Namibia im Dezember 2020

 

Roadlife - Namibia mit dem Bushcamper im Dezember 2020


Reisen im Corona-Jahr.
Namibia ist eines der wenigen Länder in der Welt, das für den Tourismus geöffnet ist.
Vor vier Jahren war ich das erste Mal hier mit dem Fahrrad unterwegs.
Damals, auf dem Weg von Lusaka in Sambia bis nach Kapstadt in Südafrika, habe ich Namibia als Transitland kennengelernt.

Nach den vielen guten Erfahrungen der Fahrradtour, gab es noch so vieles zu entdecken, was mit dem Rad nicht erreichbar war. Namibia, das Land der Farben und der Weite, ist bekannt für seine Individual-Touristen, die auf eigene Faust das Land entdecken wollen.

Unzählige Schotterpisten der übelsten Sorte machen einen Geländewagen erforderlich. Das Land ist wie geschaffen dafür. Überall im Land gibt es die tollsten Lodges und Campingspots, weit abgelegen in Mitten schönster Natur. Unser Bush-Camper, ein Toyota Hillux 4x4 Geländewagen mit Dachzelt und Komplettausstattung ist dafür gemacht.
Und tatsächlich, hat es uns wirklich an nichts gefehlt in den 23 Tagen in denen wir unterwegs waren.

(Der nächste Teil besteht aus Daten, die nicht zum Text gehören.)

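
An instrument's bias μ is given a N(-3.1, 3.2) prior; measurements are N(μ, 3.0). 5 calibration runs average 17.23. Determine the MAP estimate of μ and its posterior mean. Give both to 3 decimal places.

Posterior for μ is Normal. Precision-weighted mean: (1/3.2·-3.1 + 5/3.0·17.23) / (1/3.2 + 5/3.0) = 14.020.
A Normal posterior is symmetric, so mode = mean.

MAP estimate = 14.020, posterior mean = 14.020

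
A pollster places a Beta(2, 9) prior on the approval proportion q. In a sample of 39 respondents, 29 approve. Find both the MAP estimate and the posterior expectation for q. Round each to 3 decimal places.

q_MAP = 0.625, E[q|data] = 0.620

Posterior: Beta(2+29, 9+10) = Beta(31, 19).
Mode = (31−1)/(31+19−2) = 30/48 = 0.625.
Mean = 31/(31+19) = 31/50 = 0.620.
The posterior is left-skewed, so the mode exceeds the mean.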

Die täglichen Streckenabschnitten haben uns immer wieder vor Augen geführt wie vielseitig und abwechslungsreich Namibia ist. Immer gibt es etwas zu sehen und erleben.

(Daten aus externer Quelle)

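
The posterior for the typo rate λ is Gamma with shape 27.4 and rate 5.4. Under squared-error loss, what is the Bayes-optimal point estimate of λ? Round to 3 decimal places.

Mode = (α−1)/β = 26.4/5.4 = 4.889.
Mean = α/β = 27.4/5.4 = 5.074.
Squared-error loss ⇒ the optimal estimator is the posterior mean.

5.074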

Wir erleben wahre Naturparadiese. Fahren durch schroffe Berglandschaften, sehen den spektakulären 
Fish-River Canyon, und den Oranje River, der durch ein klatsch-grünes Flusstal bis nach Südafrika führt.
Die Namib Wüste im Westen, ist die älteste der Welt.
Den Sonnenaufgang in den Dünen von Sossusvlei zu erleben wird unvergesslich bleiben.
Weiter nördlich erreichen wir die Bergregion Spitzkoppe.
Das Gebiet ist ein einzigartiges Wander- und Naturparadies mit spektakulären Felsformationen.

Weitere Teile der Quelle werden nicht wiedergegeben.